We must avoid crowdminding
Much of empirical psychological research measuring human behaviours is questionable as it starts from a biased premise. It chooses a proposition and then creates a questionnaire with an inherent suppositional focus and purpose. This tendency to be directive either sublimely or objectively means the results can only have a very qualified interpretation.
Questionnaires do not and cannot factor in allowances for personality typing, mood and a whole gambit of influencing factors. Certain personality types will answer questionnaires objectively and scientifically. Others will be influenced by the potentially personal outcome it portrays. They will choose the answer which positively reflects their personality. Other factors such as mood, gender, culture, education, experience will influence the candidate’s interpretation and decision process.
Does this mean that all empirical psychological research to determine human behaviours is meaningless and serves no practical purpose in terms of better understanding human behaviours? I am purporting that we move away from the crowd minding approach whereby we treat people en masse. Our focus must only be on the individual.
I have identified 4 distinct and very individual personality types, the Influencer, the Supporter, the Creative and the Analyst which I describe in my publication The Psychology of Career Planning and I maintain that empirical research projects must embrace this empirical methodology to capture at first hand individuality and diversity to be meaningful. I have conducted over 25,000 interviews to date and each interaction points to how much more there is to learn in terms of the diversity of human behaviours. I feel incapable of making a prognosis which can authoritatively identify a common behavioural thread. My message then is that we must only focus on individuals. The people collective approach has no meaning. Many articles we read fall into the trap of ‘crowdminding’. The approach of viewing people as a crowd rather than making allowances for the individual factor is fallacious.
A forceful endorsement of this point is Lawrence Kohlberg, the moral psychologist and his development theory of stages. Kohlberg conducted a large research programme with the help of PhD students to identify the various educational development stages from childhood to adulthood. The Kohlberg definition of the progressive levels were highly regarded as authoritative and demarcational and he nominated them as preconventional, conventional and post-conventional.
Carol Gilligan, an eminent psychologist and ethicist, challenged Kohlberg’s research as being too dogmatic and insular. It failed to embrace intuition as a personality perspective. The questionnaires and observations were deductive in composition and unconsciously focusing on particular personality types and thus sacrificing the caring trait. In her publication “In a Different Voice” Gilligan challenges many of Kohlberg’s assumptions in their approach to moral values.

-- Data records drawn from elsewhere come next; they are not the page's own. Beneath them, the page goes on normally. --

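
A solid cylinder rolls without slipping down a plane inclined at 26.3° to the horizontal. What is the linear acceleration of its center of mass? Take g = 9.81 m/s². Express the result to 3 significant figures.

a ≈ 2.90 m/s²

For this body I = (1/2)MR², i.e. k = I/(MR²) = 0.5.
Newton's second law down the slope: Mg sinθ − f = Ma. The torque equation fR = Iα (with α = a/R) gives f = kMa.
Eliminating f: Mg sinθ = (1+k)Ma, so a = g sinθ/(1+k) = 9.81 × sin26.3° / 1.5 ≈ 2.90 m/s².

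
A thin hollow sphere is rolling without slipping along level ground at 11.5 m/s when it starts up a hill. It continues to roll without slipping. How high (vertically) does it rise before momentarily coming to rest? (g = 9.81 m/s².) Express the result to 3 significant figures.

h ≈ 11.2 m

With I = (2/3)MR², the ratio k = I/(MR²) is 2/3.
Rolling without slipping gives ω = v/R, so the total kinetic energy is ½Mv² + ½Iω² = ½(1+k)Mv² = (5/6)Mv².
At the top the kinetic energy is zero, so (5/6)Mv₀² = Mgh.
Thus h = (1+k)v₀²/(2g) = 1.667 × 11.5² / (2 × 9.81) ≈ 11.2 m.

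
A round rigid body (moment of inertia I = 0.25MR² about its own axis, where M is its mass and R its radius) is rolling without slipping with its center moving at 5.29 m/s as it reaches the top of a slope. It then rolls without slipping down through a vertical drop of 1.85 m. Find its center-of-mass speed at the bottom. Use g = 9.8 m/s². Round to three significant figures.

v ≈ 7.55 m/s

With I = 0.25MR², the ratio k = I/(MR²) is 0.25.
Since it rolls without slipping, ω = v/R and KE = ½Mv² + ½Iω² = ½(1+k)Mv² = (5/8)Mv².
Energy conservation: (5/8)Mv₀² + Mgh = (5/8)Mv², so v² = v₀² + 2gh/(1+k).
v = √(5.29² + 2×9.8×1.85/1.25) = √56.99 ≈ 7.55 m/s.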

I purport then that empirical research which focuses on the determination of human behaviours on a generalistic basis cannot look for a credible outcome as there are too many permutations and variables which cannot be qualified within the questionnaire. I have formulated these observations from my own first-hand experience.
The identification of my 4 personality types are the culmination of one-to-one meetings whereby I could empirically observe and evaluate the candidate individually and contextually in terms of age, experience, gender, culture, mood, articulation, education, work experience, performance, aspirations, reliability and achievements. These 4 types allow for self evaluation and a propensity to act in accordance with type. Individual’s action will be dependant on a myriad of circumstances at the time but I purport that their choices will be primarily influenced by their typology.
Human behaviour is too individual to be measured in crowd form and any empirical research approach must recognise and incorporate all the personality traits and experiences if it is to have a semblance of credibility.
This means that surveys and questionnaires must allow for open ended subjective commentary in their structure which may be more difficult and challenging in terms of assimilating the results in a coherent voice. The alternative though will just gather information without regard to all the disparate permutations of personality and life experiences.